Frustration etches itself into the furrow between Feyre’s brows. “I know—”
"You went into that camp to save Elain. Why can't I save you?" Nesta cuts in, fierce and pissed. “I don’t know why Mother told you to take care of us instead of Father. Instead of me. The old bitch was hateful and feverish and dying. But you’re my little sister. Mine.”
She doesn’t look, but Nesta can tell Feyre is staring with wide eyes. So is Nyx. She hugs the baby as tightly as she can without upsetting him and drops a kiss into his night-dark hair.
It’s not even some bizarre, animalistic Fae possessiveness. It’s just Nesta.
She thinks about beasts and splintered doors and walking for days in the snow to an invisible wall she can’t climb.
“You’re mine, Feyre. Just like Elain is. That makes Nyx mine too. I’m sorry I didn’t make that clearer for you.”
“I didn’t make it easy.” Feyre’s voice is soft, gentle. When Nesta opens her mouth to argue, not bothering to lift her nose away from Nyx’s baby-sweet scent, she cuts her off, “He is yours, you know.”
“Oh?” Nesta keeps her face buried in Nyx’s waves, the pattern a perfect match to hers and Feyre’s.
“Rhys says he can feel it on him,” Feyre says. “Some sort of imprint a parent’s magic leaves on their young. Subtle enough that I can’t even tell yet.”
“An imprint?” That is Fae, and the choking, painful feeling in her throat abates at Nesta’s nose-wrinkling bemusement.
“Mhmm. Apparently Nyxie has three magical signatures instead of two, thanks to whatever you did that day.”
That day.
Nesta tries not to snap, Oh, you mean the day your fool mate killed you?
“And what does Rhys have to say about me—” She coughs instead. “—co-mothering his child?”
Feyre laughs. “Oh, he’s delighted. I think he dreaded having to be the strict parent, or having to find a reliable sitter now that Elain is moving out, but with Aunt Essa involved…”
“Please.” Nesta scoffs, discomfort forgotten. “Get Nesta Out of My Sight Before I Fucking Kill Her isn’t going to be the strict parent?”
“Well,” Feyre says. She looks like she regrets helping Cassian share that memory with her.
“And let’s not talk about you, Feyre Archeron,” she says. “I remember all the dried deer tripe we could have sold for chickens.”
She hears Feyre swallow back a gag. Victory.
“Chickens might not lay in the winter,” Feyre tells her weakly. She probably has a point, and fuzzy-headed starvation certainly didn’t help any of them make the most logical decisions, but Nesta knows they all would have preferred meal after meal of pickled eggs rather than jaw-destroying jerky. Hindsight, and all that.
(The one good thing that damned Cauldron had done for her, Nesta can admit now, was fixing her ruined molars.)
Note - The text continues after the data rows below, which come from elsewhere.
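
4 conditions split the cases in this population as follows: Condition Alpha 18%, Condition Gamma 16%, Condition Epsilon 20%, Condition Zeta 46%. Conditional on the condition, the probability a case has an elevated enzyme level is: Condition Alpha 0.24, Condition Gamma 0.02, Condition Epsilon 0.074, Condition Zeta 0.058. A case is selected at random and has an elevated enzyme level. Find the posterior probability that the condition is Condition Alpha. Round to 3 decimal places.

Unnormalized posteriors (prior × likelihood):
  Condition Alpha: 0.18 × 0.24 = 0.0432
  Condition Gamma: 0.16 × 0.02 = 0.0032
  Condition Epsilon: 0.2 × 0.074 = 0.0148
  Condition Zeta: 0.46 × 0.058 = 0.02668
Sum = 0.08788.
P(Condition Alpha | evidence) = 0.0432 / 0.08788 ≈ 0.492.

0.492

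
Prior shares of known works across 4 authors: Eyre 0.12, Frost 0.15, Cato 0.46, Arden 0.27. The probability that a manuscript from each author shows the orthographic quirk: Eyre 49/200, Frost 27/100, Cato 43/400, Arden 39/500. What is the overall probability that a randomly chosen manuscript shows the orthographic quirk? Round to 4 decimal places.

0.1404

By Bayes' rule, posterior ∝ prior × likelihood:
  Eyre: 0.12 × 0.245 = 0.0294
  Frost: 0.15 × 0.27 = 0.0405
  Cato: 0.46 × 0.1075 = 0.04945
  Arden: 0.27 × 0.078 = 0.02106
P(quirk) = 0.0294 + 0.0405 + 0.04945 + 0.02106 = 0.14041 → 0.1404.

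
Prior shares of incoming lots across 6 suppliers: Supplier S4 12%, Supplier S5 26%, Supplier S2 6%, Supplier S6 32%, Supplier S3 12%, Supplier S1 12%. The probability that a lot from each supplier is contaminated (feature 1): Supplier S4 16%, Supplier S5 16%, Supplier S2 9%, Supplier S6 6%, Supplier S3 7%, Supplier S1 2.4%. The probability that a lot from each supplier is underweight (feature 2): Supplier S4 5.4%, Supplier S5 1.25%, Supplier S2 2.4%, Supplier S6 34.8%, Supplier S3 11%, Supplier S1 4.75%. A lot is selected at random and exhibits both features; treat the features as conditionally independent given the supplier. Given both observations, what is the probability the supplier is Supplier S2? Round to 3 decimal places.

0.014

Unnormalized posteriors (prior × likelihood):
  Supplier S4: 0.12 × 0.16 × 0.054 = 0.0010368
  Supplier S5: 0.26 × 0.16 × 0.0125 = 0.00052
  Supplier S2: 0.06 × 0.09 × 0.024 = 0.0001296
  Supplier S6: 0.32 × 0.06 × 0.348 = 0.0066816
  Supplier S3: 0.12 × 0.07 × 0.11 = 0.000924
  Supplier S1: 0.12 × 0.024 × 0.0475 = 0.0001368
Sum = 0.0094288.
P(Supplier S2 | evidence) = 0.0001296 / 0.0094288 ≈ 0.014.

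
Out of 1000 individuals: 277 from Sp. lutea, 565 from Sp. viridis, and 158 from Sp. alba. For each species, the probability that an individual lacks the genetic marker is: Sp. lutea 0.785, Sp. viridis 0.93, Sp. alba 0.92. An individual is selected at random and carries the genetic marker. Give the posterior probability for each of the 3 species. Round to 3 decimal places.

Taking complements, P(marker | each) = Sp. lutea 0.215, Sp. viridis 0.07, Sp. alba 0.08.
Unnormalized posteriors (prior × likelihood):
  Sp. lutea: 0.277 × 0.215 = 0.059555
  Sp. viridis: 0.565 × 0.07 = 0.03955
  Sp. alba: 0.158 × 0.08 = 0.01264
Normalizing constant = 0.111745.
P(Sp. lutea | marker) = 0.059555/0.111745 ≈ 0.533
P(Sp. viridis | marker) = 0.03955/0.111745 ≈ 0.354
P(Sp. alba | marker) = 0.01264/0.111745 ≈ 0.113

Sp. lutea 0.533, Sp. viridis 0.354, Sp. alba 0.113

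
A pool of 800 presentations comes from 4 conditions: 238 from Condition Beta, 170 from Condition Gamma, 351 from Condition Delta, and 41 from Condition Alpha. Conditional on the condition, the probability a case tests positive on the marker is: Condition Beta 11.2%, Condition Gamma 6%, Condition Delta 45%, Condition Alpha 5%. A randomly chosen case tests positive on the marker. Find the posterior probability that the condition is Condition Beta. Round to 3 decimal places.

Compute prior × likelihood for every hypothesis:
  Condition Beta: 0.2975 × 0.112 = 0.03332
  Condition Gamma: 0.2125 × 0.06 = 0.01275
  Condition Delta: 0.43875 × 0.45 = 0.1974375
  Condition Alpha: 0.05125 × 0.05 = 0.0025625
Normalizing constant = 0.24607.
P(Condition Beta | evidence) = 0.03332 / 0.24607 ≈ 0.135.

0.135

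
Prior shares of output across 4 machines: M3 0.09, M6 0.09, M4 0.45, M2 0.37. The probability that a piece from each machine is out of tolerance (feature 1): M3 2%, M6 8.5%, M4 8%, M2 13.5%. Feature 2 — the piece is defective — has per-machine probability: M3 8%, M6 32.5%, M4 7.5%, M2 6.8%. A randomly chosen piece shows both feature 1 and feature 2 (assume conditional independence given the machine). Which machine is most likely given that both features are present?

Prior × likelihood for each hypothesis:
  M3: 0.09 × 0.02 × 0.08 = 0.000144
  M6: 0.09 × 0.085 × 0.325 = 0.00248625
  M4: 0.45 × 0.08 × 0.075 = 0.0027
  M2: 0.37 × 0.135 × 0.068 = 0.0033966
Total = 0.00872685.
Largest term belongs to M2, so M2 is most probable.

M2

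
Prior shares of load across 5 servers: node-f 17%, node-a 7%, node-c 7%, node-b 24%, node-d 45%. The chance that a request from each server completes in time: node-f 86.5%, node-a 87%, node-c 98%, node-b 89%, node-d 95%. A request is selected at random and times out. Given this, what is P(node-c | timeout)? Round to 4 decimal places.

0.0170

Taking complements, P(timeout | each) = node-f 0.135, node-a 0.13, node-c 0.02, node-b 0.11, node-d 0.05.
Unnormalized posteriors (prior × likelihood):
  node-f: 0.17 × 0.135 = 0.02295
  node-a: 0.07 × 0.13 = 0.0091
  node-c: 0.07 × 0.02 = 0.0014
  node-b: 0.24 × 0.11 = 0.0264
  node-d: 0.45 × 0.05 = 0.0225
Normalizing constant = 0.08235.
P(node-c | evidence) = 0.0014 / 0.08235 ≈ 0.0170.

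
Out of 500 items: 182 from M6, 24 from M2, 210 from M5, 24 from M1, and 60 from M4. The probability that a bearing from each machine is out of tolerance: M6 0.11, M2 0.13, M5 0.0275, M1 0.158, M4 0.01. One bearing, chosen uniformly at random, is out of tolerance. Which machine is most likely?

M6

Prior × likelihood for each hypothesis:
  M6: 0.364 × 0.11 = 0.04004
  M2: 0.048 × 0.13 = 0.00624
  M5: 0.42 × 0.0275 = 0.01155
  M1: 0.048 × 0.158 = 0.007584
  M4: 0.12 × 0.01 = 0.0012
Normalizing constant = 0.066614.
Largest term belongs to M6, so M6 is most probable.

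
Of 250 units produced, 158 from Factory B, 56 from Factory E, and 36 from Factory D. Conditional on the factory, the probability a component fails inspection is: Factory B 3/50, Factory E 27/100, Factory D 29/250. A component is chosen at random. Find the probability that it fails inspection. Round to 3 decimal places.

0.115

Unnormalized posteriors (prior × likelihood):
  Factory B: 0.632 × 0.06 = 0.03792
  Factory E: 0.224 × 0.27 = 0.06048
  Factory D: 0.144 × 0.116 = 0.016704
P(nonconforming) = 0.03792 + 0.06048 + 0.016704 = 0.115104 → 0.115.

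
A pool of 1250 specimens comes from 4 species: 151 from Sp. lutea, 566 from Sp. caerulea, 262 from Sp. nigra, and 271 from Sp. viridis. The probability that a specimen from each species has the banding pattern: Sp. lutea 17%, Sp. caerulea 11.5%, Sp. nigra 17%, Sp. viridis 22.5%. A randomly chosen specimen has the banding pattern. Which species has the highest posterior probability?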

Little hands reach up for her, and Nesta bounces Nyx on her lap. “You see, Uncle Cassian and Aunt Essa are a package deal, Nyx. And what does Uncle Cassian do?”
“Nesta, please…” Feyre says, but it’s too late.
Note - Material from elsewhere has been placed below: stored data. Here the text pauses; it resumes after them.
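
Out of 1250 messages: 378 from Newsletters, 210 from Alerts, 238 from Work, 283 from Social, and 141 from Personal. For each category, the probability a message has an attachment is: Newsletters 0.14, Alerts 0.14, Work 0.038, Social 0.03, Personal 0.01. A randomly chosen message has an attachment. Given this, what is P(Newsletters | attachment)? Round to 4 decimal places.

Prior × likelihood for each hypothesis:
  Newsletters: 0.3024 × 0.14 = 0.042336
  Alerts: 0.168 × 0.14 = 0.02352
  Work: 0.1904 × 0.038 = 0.0072352
  Social: 0.2264 × 0.03 = 0.006792
  Personal: 0.1128 × 0.01 = 0.001128
Total = 0.0810112.
P(Newsletters | evidence) = 0.042336 / 0.0810112 ≈ 0.5226.

0.5226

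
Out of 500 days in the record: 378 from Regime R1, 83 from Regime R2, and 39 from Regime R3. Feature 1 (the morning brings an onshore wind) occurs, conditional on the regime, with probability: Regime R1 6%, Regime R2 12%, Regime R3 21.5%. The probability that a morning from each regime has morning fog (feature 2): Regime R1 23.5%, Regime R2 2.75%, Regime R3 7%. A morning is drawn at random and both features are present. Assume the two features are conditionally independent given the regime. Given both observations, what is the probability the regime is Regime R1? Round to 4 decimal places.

0.8609

Prior × likelihood for each hypothesis:
  Regime R1: 0.756 × 0.06 × 0.235 = 0.0106596
  Regime R2: 0.166 × 0.12 × 0.0275 = 0.0005478
  Regime R3: 0.078 × 0.215 × 0.07 = 0.0011739
Normalizing constant = 0.0123813.
P(Regime R1 | evidence) = 0.0106596 / 0.0123813 ≈ 0.8609.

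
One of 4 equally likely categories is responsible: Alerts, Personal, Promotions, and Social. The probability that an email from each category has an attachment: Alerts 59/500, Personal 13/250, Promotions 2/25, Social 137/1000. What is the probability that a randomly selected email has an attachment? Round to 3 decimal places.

With a uniform prior (1/4 each), posterior ∝ likelihood:
  Alerts: 0.118
  Personal: 0.052
  Promotions: 0.08
  Social: 0.137
P(attachment) = (1/4) × (0.118 + 0.052 + 0.08 + 0.137) = 0.387/4 ≈ 0.097.

0.097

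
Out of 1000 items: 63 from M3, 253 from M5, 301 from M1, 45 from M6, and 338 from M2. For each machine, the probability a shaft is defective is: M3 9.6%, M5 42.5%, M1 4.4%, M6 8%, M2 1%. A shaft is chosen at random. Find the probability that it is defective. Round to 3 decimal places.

Prior × likelihood for each hypothesis:
  M3: 0.063 × 0.096 = 0.006048
  M5: 0.253 × 0.425 = 0.107525
  M1: 0.301 × 0.044 = 0.013244
  M6: 0.045 × 0.08 = 0.0036
  M2: 0.338 × 0.01 = 0.00338
P(defective) = 0.006048 + 0.107525 + 0.013244 + 0.0036 + 0.00338 = 0.133797 → 0.134.

0.134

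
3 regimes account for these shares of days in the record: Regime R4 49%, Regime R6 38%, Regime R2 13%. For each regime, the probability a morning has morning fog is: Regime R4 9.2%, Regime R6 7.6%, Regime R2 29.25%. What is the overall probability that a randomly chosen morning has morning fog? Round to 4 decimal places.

0.1120

By Bayes' rule, posterior ∝ prior × likelihood:
  Regime R4: 0.49 × 0.092 = 0.04508
  Regime R6: 0.38 × 0.076 = 0.02888
  Regime R2: 0.13 × 0.2925 = 0.038025
P(fog) = 0.04508 + 0.02888 + 0.038025 = 0.111985 → 0.1120.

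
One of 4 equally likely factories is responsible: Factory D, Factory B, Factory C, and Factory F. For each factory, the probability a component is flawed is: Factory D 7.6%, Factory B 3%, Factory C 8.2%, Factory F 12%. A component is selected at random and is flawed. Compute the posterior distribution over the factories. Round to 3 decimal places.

Since the prior is uniform, the posterior is proportional to the likelihood:
  Factory D: 0.076
  Factory B: 0.03
  Factory C: 0.082
  Factory F: 0.12
Sum = 0.308.
P(Factory D | flawed) = 0.076/0.308 ≈ 0.247
P(Factory B | flawed) = 0.03/0.308 ≈ 0.097
P(Factory C | flawed) = 0.082/0.308 ≈ 0.266
P(Factory F | flawed) = 0.12/0.308 ≈ 0.390
(Check: 0.247+0.097+0.266+0.390 = 1.000.)

Factory D 0.247, Factory B 0.097, Factory C 0.266, Factory F 0.390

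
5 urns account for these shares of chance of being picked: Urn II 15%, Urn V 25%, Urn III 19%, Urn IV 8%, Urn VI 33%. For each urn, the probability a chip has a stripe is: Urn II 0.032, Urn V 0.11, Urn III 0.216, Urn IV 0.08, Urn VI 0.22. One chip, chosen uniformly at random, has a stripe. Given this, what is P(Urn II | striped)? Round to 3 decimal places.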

Nesta claps Nyx’s little hands together, as if he really has answered her question. “Yes! Uncle Cassian gives babies little baby swords for Solstice!”
She leans down, forsaking all of her primness to blow a messy raspberry on Nyx’s crumb-covered cheek. She blows all of her anger out with it, until all that's left is the chest-cracking feeling of the love she can barely contain for her family.
When she lifts the cookie away to wipe Nyx's mouth with a corner of the tablecloth, a bit of icy, silver power tickles her finger.